Ne güzel bir Meclis başkanı var dört tane de yardımcısı var hepsi farklı partilerden. “Ben de aynısından istiyorum” dedim. Türkiye’ye insani yardımlarından dolayı teşekkür ediyorum. Türkiye hastanelerinde yaralıları kabul etti. Türk kardeşlerimiz her alanda varlık göstererek Filistin’in yanında oldular.

İsrail hükümetinin yalanlarına aklı başında olan kimse inanmaz. BM örgütlerine, destek veren göstericilere saldırılar, Gazze’deki halkımızın açlığa mahkum edilmesi bu yalanlara cevap veren gerçeklerdir.

ABD’YE ‘RET’ TEPKİSİ

Gazze’nin altyapısının 3’te 2’si yıkışmış vaziyette. Filistin halkı oralarda evsiz, yurtsuz bırakıldı. Buna rağmen BM’de ABD, üç kez veto hakkını kullandı. Bütün dünyanın İsrail’in karşısında durduğu yerde ABD felaketi devam ediyor. Filistin halkı, tüm gruplarıyla İsrail’in karşısındadır. Bizim önceliğimiz İsrail saldırganlığının bedeli ne olursa olsun durdurulmasıdır.

“GAZZE’YE GİDECEĞİM”

Filistin’deki bütün kardeşlerimle birlikte Gazze’ye gitme kararı aldım. Bütün gücümle bunu gerçekleştireceğim. Bunun bedeli benim hayatım olsa da benim hayatım Gazze’deki bir çocuğun hayatından daha değerli değil. Ya zafer ya şehadet.
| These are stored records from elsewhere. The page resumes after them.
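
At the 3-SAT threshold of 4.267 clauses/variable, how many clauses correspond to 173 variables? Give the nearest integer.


The 3-SAT phase transition occurs at approximately 4.267 clauses per variable.
m = 4.267 * 173 = 738.191.
Rounded to nearest integer: 738.

738


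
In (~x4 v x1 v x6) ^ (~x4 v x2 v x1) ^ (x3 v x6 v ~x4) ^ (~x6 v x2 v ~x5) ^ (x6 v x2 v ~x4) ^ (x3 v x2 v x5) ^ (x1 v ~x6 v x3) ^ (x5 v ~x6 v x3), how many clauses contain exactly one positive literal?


A definite clause has exactly one positive literal.
Clause 1: 2 positive -> not definite
Clause 2: 2 positive -> not definite
Clause 3: 2 positive -> not definite
Clause 4: 1 positive -> definite
Clause 5: 2 positive -> not definite
Clause 6: 3 positive -> not definite
Clause 7: 2 positive -> not definite
Clause 8: 2 positive -> not definite
Definite clause count = 1.

1


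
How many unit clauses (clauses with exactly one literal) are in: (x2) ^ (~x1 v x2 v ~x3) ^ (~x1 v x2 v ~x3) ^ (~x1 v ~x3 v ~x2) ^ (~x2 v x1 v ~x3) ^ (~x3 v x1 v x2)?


A unit clause contains exactly one literal.
Unit clauses found: (x2).
Count = 1.

1


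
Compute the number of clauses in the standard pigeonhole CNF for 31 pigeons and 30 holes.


The PHP encoding has two parts:
1) At-least-one-hole clauses: 31 (one per pigeon, each with 30 literals).
2) At-most-one-pigeon-per-hole clauses: 30 holes * C(31,2) = 30 * 465 = 13950.
Total clauses = 31 + 13950 = 13981.

13981


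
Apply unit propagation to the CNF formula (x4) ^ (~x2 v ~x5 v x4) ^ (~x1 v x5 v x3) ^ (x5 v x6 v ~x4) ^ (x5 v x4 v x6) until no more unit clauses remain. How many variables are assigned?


Unit propagation repeatedly assigns the literal in any unit clause, then simplifies.
Assignments in order: x4 = T.
No further unit clauses remain.
Total variables assigned = 1.

1


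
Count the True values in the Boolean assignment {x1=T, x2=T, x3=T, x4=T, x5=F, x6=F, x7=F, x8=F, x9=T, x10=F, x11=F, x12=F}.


The weight is the number of variables assigned True.
True variables: x1, x2, x3, x4, x9.
Weight = 5.

5


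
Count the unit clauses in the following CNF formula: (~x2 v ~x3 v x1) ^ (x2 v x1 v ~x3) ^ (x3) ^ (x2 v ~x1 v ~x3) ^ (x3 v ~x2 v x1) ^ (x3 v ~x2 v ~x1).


A unit clause contains exactly one literal.
Unit clauses found: (x3).
Count = 1.

1


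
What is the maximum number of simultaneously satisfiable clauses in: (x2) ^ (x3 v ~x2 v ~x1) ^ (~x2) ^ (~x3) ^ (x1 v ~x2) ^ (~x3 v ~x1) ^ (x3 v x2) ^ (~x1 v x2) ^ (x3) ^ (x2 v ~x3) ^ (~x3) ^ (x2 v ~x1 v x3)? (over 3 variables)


Enumerate all 8 truth assignments.
For each, count how many of the 12 clauses are satisfied.
The formula is not fully satisfiable, so the maximum is below 12.
Maximum simultaneously satisfiable clauses = 9.

9


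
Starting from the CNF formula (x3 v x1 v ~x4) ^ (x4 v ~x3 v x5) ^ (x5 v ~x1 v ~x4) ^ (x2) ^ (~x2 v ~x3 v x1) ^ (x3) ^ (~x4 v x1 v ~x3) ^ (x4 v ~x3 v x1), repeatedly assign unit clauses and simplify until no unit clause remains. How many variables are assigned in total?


Unit propagation repeatedly assigns the literal in any unit clause, then simplifies.
Assignments in order: x2 = T, x3 = T, x1 = T.
No further unit clauses remain.
Total variables assigned = 3.

3


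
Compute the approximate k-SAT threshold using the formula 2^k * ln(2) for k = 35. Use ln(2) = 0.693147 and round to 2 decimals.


Using the asymptotic formula: threshold ~ 2^k * ln(2).
2^35 = 34359738368.
34359738368 * 0.693147 = 23816349570.56.

23816349570.56


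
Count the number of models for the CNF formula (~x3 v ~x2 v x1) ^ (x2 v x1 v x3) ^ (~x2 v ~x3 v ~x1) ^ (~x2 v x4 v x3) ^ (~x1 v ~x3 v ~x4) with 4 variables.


Enumerate all 16 truth assignments over 4 variables.
Test each against every clause.
Satisfying assignments found: 7.

7


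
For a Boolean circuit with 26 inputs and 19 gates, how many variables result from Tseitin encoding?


The Tseitin transformation introduces one auxiliary variable per gate.
Total variables = inputs + gates = 26 + 19 = 45.

45


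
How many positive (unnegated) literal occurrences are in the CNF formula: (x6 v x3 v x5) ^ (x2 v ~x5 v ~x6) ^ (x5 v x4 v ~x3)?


Scan each clause for unnegated literals.
Clause 1: 3 positive; Clause 2: 1 positive; Clause 3: 2 positive.
Total positive literal occurrences = 6.

6


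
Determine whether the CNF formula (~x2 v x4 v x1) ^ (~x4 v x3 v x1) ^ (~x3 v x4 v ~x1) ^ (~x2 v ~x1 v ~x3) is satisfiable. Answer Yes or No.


Check all 16 possible truth assignments.
Number of satisfying assignments found: 9.
The formula is satisfiable.

Yes


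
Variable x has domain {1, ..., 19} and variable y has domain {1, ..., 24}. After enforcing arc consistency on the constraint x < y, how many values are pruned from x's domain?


For the constraint x < y, x needs a supporting value in y's domain.
x can be at most 23 (one less than y's maximum).
Valid x values from domain: 19 out of 19.
Pruned = 19 - 19 = 0.

0


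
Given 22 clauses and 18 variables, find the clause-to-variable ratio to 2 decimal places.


Clause-to-variable ratio = clauses / variables.
22 / 18 = 1.22.

1.22


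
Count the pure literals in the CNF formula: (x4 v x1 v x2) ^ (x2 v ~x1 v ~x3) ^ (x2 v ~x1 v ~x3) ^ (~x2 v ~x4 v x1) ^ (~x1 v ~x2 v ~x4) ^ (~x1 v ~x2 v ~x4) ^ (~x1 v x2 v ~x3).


A pure literal appears in only one polarity across all clauses.
Pure literals: x3 (negative only).
Count = 1.

1


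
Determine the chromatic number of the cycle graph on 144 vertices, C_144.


A cycle on an even number of vertices is bipartite: alternate two colors around the cycle.
Since 144 is even, two colors suffice, and at least two are needed because the graph has edges.
Chromatic number = 2.

2


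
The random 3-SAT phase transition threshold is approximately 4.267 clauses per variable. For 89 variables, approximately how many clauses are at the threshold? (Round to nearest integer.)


The 3-SAT phase transition occurs at approximately 4.267 clauses per variable.
m = 4.267 * 89 = 379.763.
Rounded to nearest integer: 380.

380


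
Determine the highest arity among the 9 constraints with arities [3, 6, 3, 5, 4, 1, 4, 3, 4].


The arities are: 3, 6, 3, 5, 4, 1, 4, 3, 4.
Scan for the maximum value.
Maximum arity = 6.

6


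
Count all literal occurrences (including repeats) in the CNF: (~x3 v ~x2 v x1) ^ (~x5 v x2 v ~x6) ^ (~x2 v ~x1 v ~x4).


Clause lengths: 3, 3, 3.
Sum = 3 + 3 + 3 = 9.

9


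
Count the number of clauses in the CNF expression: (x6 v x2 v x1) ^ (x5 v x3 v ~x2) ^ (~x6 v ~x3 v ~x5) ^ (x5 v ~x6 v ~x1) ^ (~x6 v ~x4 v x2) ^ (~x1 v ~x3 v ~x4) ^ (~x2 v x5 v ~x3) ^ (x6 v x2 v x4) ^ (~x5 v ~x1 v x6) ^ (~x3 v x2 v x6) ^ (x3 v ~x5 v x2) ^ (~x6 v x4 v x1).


Each group enclosed in parentheses joined by ^ is one clause.
Counting the conjuncts: 12 clauses.

12


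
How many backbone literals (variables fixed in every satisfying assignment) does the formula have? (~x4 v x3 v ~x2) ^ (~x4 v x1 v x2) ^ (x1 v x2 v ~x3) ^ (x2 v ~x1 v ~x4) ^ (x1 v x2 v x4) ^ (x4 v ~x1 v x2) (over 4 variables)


Find all satisfying assignments: 6 model(s).
Check which variables have the same value in every model.
Fixed variables: x2=T.
Backbone size = 1.

1


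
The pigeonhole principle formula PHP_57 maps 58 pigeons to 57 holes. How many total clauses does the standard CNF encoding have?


The PHP encoding has two parts:
1) At-least-one-hole clauses: 58 (one per pigeon, each with 57 literals).
2) At-most-one-pigeon-per-hole clauses: 57 holes * C(58,2) = 57 * 1653 = 94221.
Total clauses = 58 + 94221 = 94279.

94279


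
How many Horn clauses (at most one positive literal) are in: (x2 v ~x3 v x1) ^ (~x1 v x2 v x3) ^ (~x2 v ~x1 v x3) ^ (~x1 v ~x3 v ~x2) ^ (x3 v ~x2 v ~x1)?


A Horn clause has at most one positive literal.
Clause 1: 2 positive lit(s) -> not Horn
Clause 2: 2 positive lit(s) -> not Horn
Clause 3: 1 positive lit(s) -> Horn
Clause 4: 0 positive lit(s) -> Horn
Clause 5: 1 positive lit(s) -> Horn
Total Horn clauses = 3.

3


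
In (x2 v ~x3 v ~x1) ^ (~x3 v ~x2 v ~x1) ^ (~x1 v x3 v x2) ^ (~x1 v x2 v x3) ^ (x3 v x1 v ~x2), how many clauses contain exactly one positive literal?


A definite clause has exactly one positive literal.
Clause 1: 1 positive -> definite
Clause 2: 0 positive -> not definite
Clause 3: 2 positive -> not definite
Clause 4: 2 positive -> not definite
Clause 5: 2 positive -> not definite
Definite clause count = 1.

1


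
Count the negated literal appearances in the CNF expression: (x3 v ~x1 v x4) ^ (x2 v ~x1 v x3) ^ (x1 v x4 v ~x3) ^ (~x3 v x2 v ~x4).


Scan each clause for negated literals.
Clause 1: 1 negative; Clause 2: 1 negative; Clause 3: 1 negative; Clause 4: 2 negative.
Total negative literal occurrences = 5.

5


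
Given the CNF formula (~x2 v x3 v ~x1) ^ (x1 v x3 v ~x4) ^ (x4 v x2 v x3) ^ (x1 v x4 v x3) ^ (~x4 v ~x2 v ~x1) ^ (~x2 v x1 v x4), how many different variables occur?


Identify each distinct variable in the formula.
Variables found: x1, x2, x3, x4.
Total distinct variables = 4.

4


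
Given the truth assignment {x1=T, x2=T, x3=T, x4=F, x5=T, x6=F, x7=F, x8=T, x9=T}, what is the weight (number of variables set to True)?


The weight is the number of variables assigned True.
True variables: x1, x2, x3, x5, x8, x9.
Weight = 6.

6


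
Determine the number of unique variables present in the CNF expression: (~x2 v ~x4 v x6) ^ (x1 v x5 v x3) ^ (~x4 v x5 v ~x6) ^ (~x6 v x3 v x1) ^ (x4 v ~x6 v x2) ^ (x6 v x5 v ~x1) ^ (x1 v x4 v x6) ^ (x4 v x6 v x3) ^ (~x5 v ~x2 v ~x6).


Identify each distinct variable in the formula.
Variables found: x1, x2, x3, x4, x5, x6.
Total distinct variables = 6.

6


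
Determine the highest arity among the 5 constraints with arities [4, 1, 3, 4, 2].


The arities are: 4, 1, 3, 4, 2.
Scan for the maximum value.
Maximum arity = 4.

4


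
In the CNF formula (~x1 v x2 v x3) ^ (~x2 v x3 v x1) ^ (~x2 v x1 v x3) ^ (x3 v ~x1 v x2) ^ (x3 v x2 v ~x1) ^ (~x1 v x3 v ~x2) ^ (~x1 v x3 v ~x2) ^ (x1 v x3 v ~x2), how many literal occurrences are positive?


Scan each clause for unnegated literals.
Clause 1: 2 positive; Clause 2: 2 positive; Clause 3: 2 positive; Clause 4: 2 positive; Clause 5: 2 positive; Clause 6: 1 positive; Clause 7: 1 positive; Clause 8: 2 positive.
Total positive literal occurrences = 14.

14


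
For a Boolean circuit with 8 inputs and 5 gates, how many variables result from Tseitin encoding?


The Tseitin transformation introduces one auxiliary variable per gate.
Total variables = inputs + gates = 8 + 5 = 13.

13


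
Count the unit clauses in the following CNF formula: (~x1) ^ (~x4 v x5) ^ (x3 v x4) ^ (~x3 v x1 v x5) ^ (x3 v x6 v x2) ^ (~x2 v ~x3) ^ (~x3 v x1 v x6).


A unit clause contains exactly one literal.
Unit clauses found: (~x1).
Count = 1.

1


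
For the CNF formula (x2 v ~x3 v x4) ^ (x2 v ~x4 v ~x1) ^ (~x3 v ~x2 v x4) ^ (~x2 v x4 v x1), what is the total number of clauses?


Each group enclosed in parentheses joined by ^ is one clause.
Counting the conjuncts: 4 clauses.

4


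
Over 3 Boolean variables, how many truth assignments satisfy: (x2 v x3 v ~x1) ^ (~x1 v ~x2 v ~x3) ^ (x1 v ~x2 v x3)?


Enumerate all 8 truth assignments over 3 variables.
Test each against every clause.
Satisfying assignments found: 5.

5


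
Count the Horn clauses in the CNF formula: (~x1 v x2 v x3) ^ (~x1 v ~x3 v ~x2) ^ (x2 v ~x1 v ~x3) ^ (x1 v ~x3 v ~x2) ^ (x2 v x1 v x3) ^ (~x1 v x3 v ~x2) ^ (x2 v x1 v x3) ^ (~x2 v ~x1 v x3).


A Horn clause has at most one positive literal.
Clause 1: 2 positive lit(s) -> not Horn
Clause 2: 0 positive lit(s) -> Horn
Clause 3: 1 positive lit(s) -> Horn
Clause 4: 1 positive lit(s) -> Horn
Clause 5: 3 positive lit(s) -> not Horn
Clause 6: 1 positive lit(s) -> Horn
Clause 7: 3 positive lit(s) -> not Horn
Clause 8: 1 positive lit(s) -> Horn
Total Horn clauses = 5.

5


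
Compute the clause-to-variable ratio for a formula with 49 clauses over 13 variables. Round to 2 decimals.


Clause-to-variable ratio = clauses / variables.
49 / 13 = 3.77.

3.77


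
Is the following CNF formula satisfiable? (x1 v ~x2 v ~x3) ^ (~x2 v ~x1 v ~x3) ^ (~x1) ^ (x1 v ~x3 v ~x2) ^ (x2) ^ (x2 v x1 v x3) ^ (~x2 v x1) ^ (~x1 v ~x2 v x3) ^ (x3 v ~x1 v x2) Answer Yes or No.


Check all 8 possible truth assignments.
Number of satisfying assignments found: 0.
The formula is unsatisfiable.

No


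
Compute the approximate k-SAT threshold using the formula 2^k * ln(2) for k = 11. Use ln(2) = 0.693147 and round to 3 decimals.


Using the asymptotic formula: threshold ~ 2^k * ln(2).
2^11 = 2048.
2048 * 0.693147 = 1419.565.

1419.565


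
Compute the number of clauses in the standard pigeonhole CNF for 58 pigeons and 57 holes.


The PHP encoding has two parts:
1) At-least-one-hole clauses: 58 (one per pigeon, each with 57 literals).
2) At-most-one-pigeon-per-hole clauses: 57 holes * C(58,2) = 57 * 1653 = 94221.
Total clauses = 58 + 94221 = 94279.

94279


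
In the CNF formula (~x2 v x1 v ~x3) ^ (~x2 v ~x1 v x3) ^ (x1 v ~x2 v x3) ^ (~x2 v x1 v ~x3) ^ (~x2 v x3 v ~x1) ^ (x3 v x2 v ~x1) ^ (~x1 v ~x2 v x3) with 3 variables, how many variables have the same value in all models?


Find all satisfying assignments: 4 model(s).
Check which variables have the same value in every model.
No variable is fixed across all models.
Backbone size = 0.

0


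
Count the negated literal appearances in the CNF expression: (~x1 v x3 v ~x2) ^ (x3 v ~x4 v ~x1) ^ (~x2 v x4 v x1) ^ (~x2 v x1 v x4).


Scan each clause for negated literals.
Clause 1: 2 negative; Clause 2: 2 negative; Clause 3: 1 negative; Clause 4: 1 negative.
Total negative literal occurrences = 6.

6


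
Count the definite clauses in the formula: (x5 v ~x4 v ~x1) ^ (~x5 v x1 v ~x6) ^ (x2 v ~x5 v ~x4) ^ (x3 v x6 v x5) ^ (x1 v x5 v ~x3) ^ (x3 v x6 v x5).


A definite clause has exactly one positive literal.
Clause 1: 1 positive -> definite
Clause 2: 1 positive -> definite
Clause 3: 1 positive -> definite
Clause 4: 3 positive -> not definite
Clause 5: 2 positive -> not definite
Clause 6: 3 positive -> not definite
Definite clause count = 3.

3


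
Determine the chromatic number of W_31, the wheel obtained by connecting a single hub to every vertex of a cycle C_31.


W_31 consists of the cycle C_31 together with a hub vertex adjacent to every cycle vertex.
The cycle C_31 needs 3 colors (odd cycle -> 3).
The hub is adjacent to every cycle vertex, so it must receive a new color distinct from all of them.
Chromatic number = 3 + 1 = 4.

4


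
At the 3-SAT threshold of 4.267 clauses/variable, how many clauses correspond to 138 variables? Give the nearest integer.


The 3-SAT phase transition occurs at approximately 4.267 clauses per variable.
m = 4.267 * 138 = 588.846.
Rounded to nearest integer: 589.

589


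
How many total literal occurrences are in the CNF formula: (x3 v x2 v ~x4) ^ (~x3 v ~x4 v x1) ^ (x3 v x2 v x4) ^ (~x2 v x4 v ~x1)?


Clause lengths: 3, 3, 3, 3.
Sum = 3 + 3 + 3 + 3 = 12.

12


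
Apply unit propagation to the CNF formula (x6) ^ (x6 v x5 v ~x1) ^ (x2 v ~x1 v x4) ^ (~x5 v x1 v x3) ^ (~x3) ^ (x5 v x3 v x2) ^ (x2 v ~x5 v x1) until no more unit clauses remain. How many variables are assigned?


Unit propagation repeatedly assigns the literal in any unit clause, then simplifies.
Assignments in order: x6 = T, x3 = F.
No further unit clauses remain.
Total variables assigned = 2.

2


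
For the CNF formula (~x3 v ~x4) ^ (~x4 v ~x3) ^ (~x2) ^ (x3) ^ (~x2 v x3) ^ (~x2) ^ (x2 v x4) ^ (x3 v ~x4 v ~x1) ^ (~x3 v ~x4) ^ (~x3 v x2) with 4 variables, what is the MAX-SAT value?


Enumerate all 16 truth assignments.
For each, count how many of the 10 clauses are satisfied.
The formula is not fully satisfiable, so the maximum is below 10.
Maximum simultaneously satisfiable clauses = 9.

9


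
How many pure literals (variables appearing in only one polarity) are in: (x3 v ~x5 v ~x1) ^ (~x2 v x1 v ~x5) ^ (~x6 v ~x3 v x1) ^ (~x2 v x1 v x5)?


A pure literal appears in only one polarity across all clauses.
Pure literals: x2 (negative only), x6 (negative only).
Count = 2.

2


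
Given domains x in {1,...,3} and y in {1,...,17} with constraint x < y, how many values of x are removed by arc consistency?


For the constraint x < y, x needs a supporting value in y's domain.
x can be at most 16 (one less than y's maximum).
Valid x values from domain: 3 out of 3.
Pruned = 3 - 3 = 0.

0


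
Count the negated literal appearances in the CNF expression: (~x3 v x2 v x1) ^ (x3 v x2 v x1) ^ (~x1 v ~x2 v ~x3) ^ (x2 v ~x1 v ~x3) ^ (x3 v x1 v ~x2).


Scan each clause for negated literals.
Clause 1: 1 negative; Clause 2: 0 negative; Clause 3: 3 negative; Clause 4: 2 negative; Clause 5: 1 negative.
Total negative literal occurrences = 7.

7


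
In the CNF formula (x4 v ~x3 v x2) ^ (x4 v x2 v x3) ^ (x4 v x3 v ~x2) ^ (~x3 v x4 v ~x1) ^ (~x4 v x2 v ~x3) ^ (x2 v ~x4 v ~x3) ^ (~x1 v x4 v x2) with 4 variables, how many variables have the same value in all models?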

Amacımız BM nezdinde tam üyeliği elde etmek. Bizim siyasi ve hukuki mücadelemiz, halk direnişimizle beraber devam edecektir. ABD’yi, Filistin Devleti’ni tanımak zorunda bırakıncaya kadar mücadele edeceğiz. Bizler uluslararası toplumu, UAD’nin kararlarını uygulamaya çağırıyoruz. Türkiye’nin bunu yerine getireceğinden eminiz.

Mücadeleci, sabırlı ve direnen Filistin halkı için bizler kutsal alanlarımıza bağlıyız. Bağımsızlığımızı ve özgürlüğümüzü muhakkak sağlayacağız. İşgal sona erecektir, Gazze özgür ve ebedi kalacaktır. Hep birlikte, hürriyete, devlete ve Kudüs’e doğru. Yaşasın Filistin-Türkiye kardeşliği. Teşekkürler Türk halkı. Teşekkürler Cumhurbaşkanı. Allah’ın selamı üzerinizde olsun.”